I execute shell commands using the userdata variable. The last line of my userdata has sudo shutdown now -h
. So the instance gets terminated automatically once the pre-processing task completed.
This is how my code looks like.
import boto3
userdata = '''#!/bin/bash
pip3 install boto3 pandas scikit-learn
aws s3 cp s3://.../main.py .
python3 main.py
sudo shutdown now -h
'''
def launch_ec2():
ec2 = boto3.resource('ec2',
aws_access_key_id="",
aws_secret_access_key="",
region_name='us-east-1')
instances = ec2.create_instances(
ImageId='ami-0c02fb55956c7d316',
MinCount=1,
MaxCount=1,
KeyName='',
InstanceInitiatedShutdownBehavior='terminate',
IamInstanceProfile={'Name': 'S3fullaccess'},
InstanceType='m6i.4xlarge',
UserData=userdata,
InstanceMarketOptions={
'MarketType': 'spot',
'SpotOptions': {
'SpotInstanceType': 'one-time',
}
}
)
print(instances)
launch_ec2()
The problem is, sometime when there is an error in my python script, the script dies and the instance get terminated.
Is there a way I can collect error/info logs and send it to cloudwatch before the instance get terminated?
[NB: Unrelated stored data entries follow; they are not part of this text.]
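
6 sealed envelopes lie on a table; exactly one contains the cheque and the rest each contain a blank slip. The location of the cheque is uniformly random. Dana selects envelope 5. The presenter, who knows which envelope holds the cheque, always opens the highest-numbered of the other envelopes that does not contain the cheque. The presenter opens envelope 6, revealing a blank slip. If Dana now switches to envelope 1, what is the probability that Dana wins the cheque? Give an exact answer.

Apply Bayes' rule, conditioning on where the cheque actually is.
If it is in any of envelopes 1, 2, 3, 4, and 5 (prior 1/6 each): envelope 6 is the highest-numbered option available, probability 1; weight (1/6)·1 = 1/6 each.
If it is in envelope 6 (prior 1/6): the presenter opened envelope 6, so this case is ruled out; weight (1/6)·0 = 0.
The weights sum to 5/6.
So P(the cheque in envelope 1 | the presenter opened envelope 6) = (1/6) / (5/6) = 1/5.

1/5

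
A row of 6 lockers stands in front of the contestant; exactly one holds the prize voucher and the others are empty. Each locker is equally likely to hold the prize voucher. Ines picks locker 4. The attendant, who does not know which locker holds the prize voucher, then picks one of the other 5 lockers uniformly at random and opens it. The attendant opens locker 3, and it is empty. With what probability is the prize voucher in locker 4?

Because the attendant chose which locker to open without knowing where the prize voucher is, the choice is independent of the prize location. Learning that locker 3 does not hold the prize voucher simply rules out that one location and leaves the remaining 5 lockers still equally likely by symmetry.
So P(the prize voucher in locker 4) = 1/5.

1/5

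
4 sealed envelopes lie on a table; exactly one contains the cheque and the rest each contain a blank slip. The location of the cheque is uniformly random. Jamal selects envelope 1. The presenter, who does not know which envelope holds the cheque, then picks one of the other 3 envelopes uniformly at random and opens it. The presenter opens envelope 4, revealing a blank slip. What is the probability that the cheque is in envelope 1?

Because the presenter chose which envelope to open without knowing where the cheque is, the choice is independent of the prize location. Learning that envelope 4 does not hold the cheque simply rules out that one location and leaves the remaining 3 envelopes still equally likely by symmetry.
So P(the cheque in envelope 1) = 1/3.

1/3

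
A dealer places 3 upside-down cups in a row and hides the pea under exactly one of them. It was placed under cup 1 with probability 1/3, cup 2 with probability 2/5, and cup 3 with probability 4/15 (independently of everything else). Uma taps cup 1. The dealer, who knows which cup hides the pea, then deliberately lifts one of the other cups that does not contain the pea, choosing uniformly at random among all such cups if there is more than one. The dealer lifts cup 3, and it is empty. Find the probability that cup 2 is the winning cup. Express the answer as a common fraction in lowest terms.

12/17

Consider each possible location of the pea in turn.
If it is under cup 1 (prior 1/3): the dealer has 2 equally likely choices, so probability 1/2; weight (1/3)·(1/2) = 1/6.
If it is under cup 2 (prior 2/5): the dealer has no choice, probability 1; weight (2/5)·1 = 2/5.
If it is under cup 3 (prior 4/15): the dealer opened cup 3, so this case is ruled out; weight (4/15)·0 = 0.
The weights sum to 17/30.
So P(the pea under cup 2 | the dealer opened cup 3) = (2/5) / (17/30) = 12/17.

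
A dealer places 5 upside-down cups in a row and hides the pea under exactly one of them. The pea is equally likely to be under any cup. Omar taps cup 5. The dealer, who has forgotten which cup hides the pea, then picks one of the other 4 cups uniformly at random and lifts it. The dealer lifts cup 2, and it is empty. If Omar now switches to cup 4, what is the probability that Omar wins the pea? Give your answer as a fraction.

1/4

Consider each possible location of the pea in turn.
If it is under any of cups 1, 3, 4, and 5 (prior 1/5 each): the dealer picks cup 2 with probability 1/4 regardless, and it is not the prize; weight (1/5)·(1/4) = 1/20 each.
If it is under cup 2 (prior 1/5): the dealer opened cup 2, so this case is ruled out; weight (1/5)·0 = 0.
The weights sum to 1/5.
So P(the pea under cup 4 | the dealer opened cup 2) = (1/20) / (1/5) = 1/4.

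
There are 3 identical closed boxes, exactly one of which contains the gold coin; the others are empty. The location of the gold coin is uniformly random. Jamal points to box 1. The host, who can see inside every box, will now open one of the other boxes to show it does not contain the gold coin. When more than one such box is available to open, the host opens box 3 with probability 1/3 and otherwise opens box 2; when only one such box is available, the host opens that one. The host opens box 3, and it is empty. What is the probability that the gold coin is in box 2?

3/4

Apply Bayes' rule, conditioning on where the gold coin actually is.
If it is in box 1 (prior 1/3): box 3 is available, opened with probability 1/3; weight (1/3)·(1/3) = 1/9.
If it is in box 2 (prior 1/3): only box 3 is available, probability 1; weight (1/3)·1 = 1/3.
If it is in box 3 (prior 1/3): the host opened box 3, so this case is ruled out; weight (1/3)·0 = 0.
The weights sum to 4/9.
So P(the gold coin in box 2 | the host opened box 3) = (1/3) / (4/9) = 3/4.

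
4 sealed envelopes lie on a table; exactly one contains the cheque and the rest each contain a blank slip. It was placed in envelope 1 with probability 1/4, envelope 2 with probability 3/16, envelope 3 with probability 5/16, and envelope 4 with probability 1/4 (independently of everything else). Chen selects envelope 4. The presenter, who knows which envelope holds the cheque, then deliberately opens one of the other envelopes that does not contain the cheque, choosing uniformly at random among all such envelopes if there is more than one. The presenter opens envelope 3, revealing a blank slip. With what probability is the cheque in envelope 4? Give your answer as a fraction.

Consider each possible location of the cheque in turn.
If it is in envelope 1 (prior 1/4): the presenter has 2 equally likely choices, so probability 1/2; weight (1/4)·(1/2) = 1/8.
If it is in envelope 2 (prior 3/16): the presenter has 2 equally likely choices, so probability 1/2; weight (3/16)·(1/2) = 3/32.
If it is in envelope 3 (prior 5/16): the presenter opened envelope 3, so this case is ruled out; weight (5/16)·0 = 0.
If it is in envelope 4 (prior 1/4): the presenter has 3 equally likely choices, so probability 1/3; weight (1/4)·(1/3) = 1/12.
The weights sum to 29/96.
So P(the cheque in envelope 4 | the presenter opened envelope 3) = (1/12) / (29/96) = 8/29.

8/29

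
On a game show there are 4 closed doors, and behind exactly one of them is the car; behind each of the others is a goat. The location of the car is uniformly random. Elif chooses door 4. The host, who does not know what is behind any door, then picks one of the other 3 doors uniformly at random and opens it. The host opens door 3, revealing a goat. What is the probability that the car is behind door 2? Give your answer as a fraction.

Condition on the true location of the car.
If it is behind any of doors 1, 2, and 4 (prior 1/4 each): the host picks door 3 with probability 1/3 regardless, and it is not the prize; weight (1/4)·(1/3) = 1/12 each.
If it is behind door 3 (prior 1/4): the host opened door 3, so this case is ruled out; weight (1/4)·0 = 0.
The weights sum to 1/4.
So P(the car behind door 2 | the host opened door 3) = (1/12) / (1/4) = 1/3.

1/3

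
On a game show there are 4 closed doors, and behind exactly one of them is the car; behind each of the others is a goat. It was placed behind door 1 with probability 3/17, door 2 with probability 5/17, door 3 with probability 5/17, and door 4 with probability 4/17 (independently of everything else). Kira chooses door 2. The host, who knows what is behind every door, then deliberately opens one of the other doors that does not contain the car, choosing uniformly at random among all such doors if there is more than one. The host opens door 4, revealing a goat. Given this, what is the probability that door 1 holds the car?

Consider each possible location of the car in turn.
If it is behind door 1 (prior 3/17): the host has 2 equally likely choices, so probability 1/2; weight (3/17)·(1/2) = 3/34.
If it is behind door 2 (prior 5/17): the host has 3 equally likely choices, so probability 1/3; weight (5/17)·(1/3) = 5/51.
If it is behind door 3 (prior 5/17): the host has 2 equally likely choices, so probability 1/2; weight (5/17)·(1/2) = 5/34.
If it is behind door 4 (prior 4/17): the host opened door 4, so this case is ruled out; weight (4/17)·0 = 0.
The weights sum to 1/3.
So P(the car behind door 1 | the host opened door 4) = (3/34) / (1/3) = 9/34.

9/34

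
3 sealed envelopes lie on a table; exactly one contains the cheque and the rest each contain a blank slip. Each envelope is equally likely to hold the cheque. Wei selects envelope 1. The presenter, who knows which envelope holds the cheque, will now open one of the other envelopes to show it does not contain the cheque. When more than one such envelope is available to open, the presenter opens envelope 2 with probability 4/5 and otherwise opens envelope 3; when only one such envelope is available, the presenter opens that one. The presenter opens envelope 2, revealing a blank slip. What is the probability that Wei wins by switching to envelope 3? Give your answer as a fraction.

5/9

Apply Bayes' rule, conditioning on where the cheque actually is.
If it is in envelope 1 (prior 1/3): envelope 2 is available, opened with probability 4/5; weight (1/3)·(4/5) = 4/15.
If it is in envelope 2 (prior 1/3): the presenter opened envelope 2, so this case is ruled out; weight (1/3)·0 = 0.
If it is in envelope 3 (prior 1/3): only envelope 2 is available, probability 1; weight (1/3)·1 = 1/3.
The weights sum to 3/5.
So P(the cheque in envelope 3 | the presenter opened envelope 2) = (1/3) / (3/5) = 5/9.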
This way, I would know what went wrong.
CodePudding user response:
You can achieve the desired behavior by leveraging bash functionality.
You could in fact create a log file for the entire execution of the UserData, and you could use trap
to make sure that the log file is copied over to S3 before terminating if an error occurs.
Here's how it could look:
#!/bin/bash -xe
exec &>> /tmp/userdata_execution.log
upload_log() {
aws s3 cp /tmp/userdata_execution.log s3://... # use a bucket of your choosing here
}
trap 'upload_log' ERR
pip3 install boto3 pandas scikit-learn
aws s3 cp s3://.../main.py .
python3 main.py
sudo shutdown now -h
A log file (/tmp/userdata_execution.log
) that contains stdout and stderr will be generated for the UserData; if there is an error during the execution of the UserData, the log file will be upload to an S3 bucket.
If you wanted to, you could of course also stream the log file to CloudWatch, however to do so you would have to install the CloudWatch agent on the instance and configure it accordingly. I believe that for your use case uploading the log file to S3 is the best solution.